Mks_vir, legendarny program antywirusowy, zna niemal każdy, kto w latach 90. zetknął się z komputerem. W połowie lat 80. stworzył go Marek Sell, ojciec Mateusza. Idealnie trafił w swój czas – w ostatniej dekadzie XX w. w polskich domach pojawiały się pierwsze komputery, a wraz nimi wirusy. Na początku aktualizacje przekazywano sobie na dyskietkach. Prawdziwy wysyp rozmaitych robaków i innych wirusów pojawił się wraz z upowszechnieniem internetu. Ale wtedy błyskawicznie wyrosła też konkurencja – na polskim rynku zaroiło się od globalnych i europejskich graczy.
MKS wciąż radził sobie dobrze. Roczne obroty firmy wahały się wówczas między 12 a 15 mln zł, podczas gdy cały rynek był wart cztery, pięć razy więcej. Dziś jego wartość przekracza 180 mln zł, a przychody MKS zaledwie 1,5 mln zł. Od kilku lat firma przynosi straty.

Nieoczekiwana zmiana

Problemy zaczęły się sześć lat temu, po śmierci Marka Sella. Część załogi razem z prezesem Włodzimierzem Banaszakiem odeszła do należącej do jego żony konkurencyjnej firmy ArcaBit. MKS zarzucił byłemu prezesowi m.in. kradzież kodów źródłowych mks_vir i wystąpił na drogę sądową. ArcaBit odpowiedział pozwami o zwrot zaległych należności. Sądy dotąd nie rozstrzygnęły sporu. W efekcie MKS stracił swoją dawną pozycję i wpadł w tarapaty.
Dziś obie strony są już mocno zmęczone sporem.
– Nie musimy ich już odzyskiwać – mówi o kodach Mateusz Sell.

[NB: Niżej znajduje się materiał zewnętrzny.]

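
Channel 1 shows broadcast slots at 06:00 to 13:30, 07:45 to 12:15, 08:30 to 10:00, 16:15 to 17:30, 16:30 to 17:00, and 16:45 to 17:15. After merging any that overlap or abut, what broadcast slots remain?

06:00–13:30, 16:15–17:30

07:45–12:15 overlaps/touches 06:00–13:30 → extend to 06:00–13:30.
08:30–10:00 overlaps/touches 06:00–13:30 → extend to 06:00–13:30.
16:15–17:30 is disjoint → start new block.
16:30–17:00 overlaps/touches 16:15–17:30 → extend to 16:15–17:30.
16:45–17:15 overlaps/touches 16:15–17:30 → extend to 16:15–17:30.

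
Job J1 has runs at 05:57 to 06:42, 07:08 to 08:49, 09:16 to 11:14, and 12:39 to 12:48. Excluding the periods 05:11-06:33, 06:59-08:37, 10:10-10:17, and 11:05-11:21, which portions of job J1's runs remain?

05:57–06:42 \ B = 06:33–06:42.
07:08–08:49 \ B = 08:37–08:49.
09:16–11:14 \ B = 09:16–10:10, 10:17–11:05.
12:39–12:48: nothing removed.

06:33–06:42, 08:37–08:49, 09:16–10:10, 10:17–11:05, 12:39–12:48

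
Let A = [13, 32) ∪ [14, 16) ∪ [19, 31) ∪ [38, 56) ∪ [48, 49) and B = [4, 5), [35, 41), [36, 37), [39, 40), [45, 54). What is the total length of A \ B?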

I dodaje: – Rozwinęliśmy swoje kody i dysponujemy rozwiązaniami bardziej zaawansowanymi niż te ArcaBitu.
– Sprawa jest skomplikowana. Chcieliśmy się dogadać i to zakończyć. Ale się nie udało. Szkoda. Od dawna już tym jednak nie żyjemy, tylko robimy swoje – mówi Grzegorz Michałek, udziałowiec ArcaBit.
Z Włodzimierzem Banaszakiem, byłym prezesem MKS, nie udało się nam skontaktować.